/ 27 July 2001

Cash-strapped Unitra faces closure

David Macfarlane

The University of the Transkei (Unitra) could close within three months. Students at the tottering institution returned this week from their mid-year vacation to hear that huge debts in the form of unpaid student fees, tax arrears and a bank overdraft mean that Unitra can keep going only till November.

Past and present students who have not paid fees were particularly targeted when Professor Nicky Morgan, Unitra’s state-appointed administrator, addressed students on Tuesday. If 50% of outstanding fees are not paid by the end of this week, closure would become a real possibility, he said.

Morgan said past students of Unitra still owe R39-million in fees, and students this year owe R44-million. Although Unitra reduced its overdraft of R119-million to R86-million within the past four months, its R140-million government subsidy, received in April, lasted merely two months before the university was in the red again.

He also revealed that Unitra had only R39-million left in its coffers. To add to the university’s stresses, it learnt from the South African Revenue Service last month that it owes R22-million in back taxes.

Morgan said the university would contemplate a full-page newspaper advertisement publishing the names of fee defaulters.

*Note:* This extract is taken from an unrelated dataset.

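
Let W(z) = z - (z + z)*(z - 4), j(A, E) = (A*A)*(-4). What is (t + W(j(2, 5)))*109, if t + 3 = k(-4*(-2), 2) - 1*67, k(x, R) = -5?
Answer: -79679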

”If we don’t collect our resources Unitra will not only be lost to you but will be lost to generations to come,” he told the students.

”I wanted to point out to students the extreme possibilities facing Unitra if we do not reduce our dependence on our overdraft,” Morgan told the Mail & Guardian. ”It would be less desirable, and complicated, to close the university. We have to demonstrate we’re serious about collecting fees … We’re more aggressive now about this.”

Minister of Education Kader Asmal told Unitra not to register any first-year students this year, Morgan says.

”We appealed, and the minister said, okay, register students, but retrench, close what’s not viable, and transfer the affected students to other institutions.”

The university retrenched 282 workers in May. Morgan says further retrenchments are possible, but ”there’s a limit to which one can burden workers with the costs of restructuring”. He told the students that some departments and faculties could close.

Unitra has just under 4 500 students, nearly 300 academic staff and about 600 non-academic staff. Its catchment area for student enrolment covers 70% of the Eastern Cape.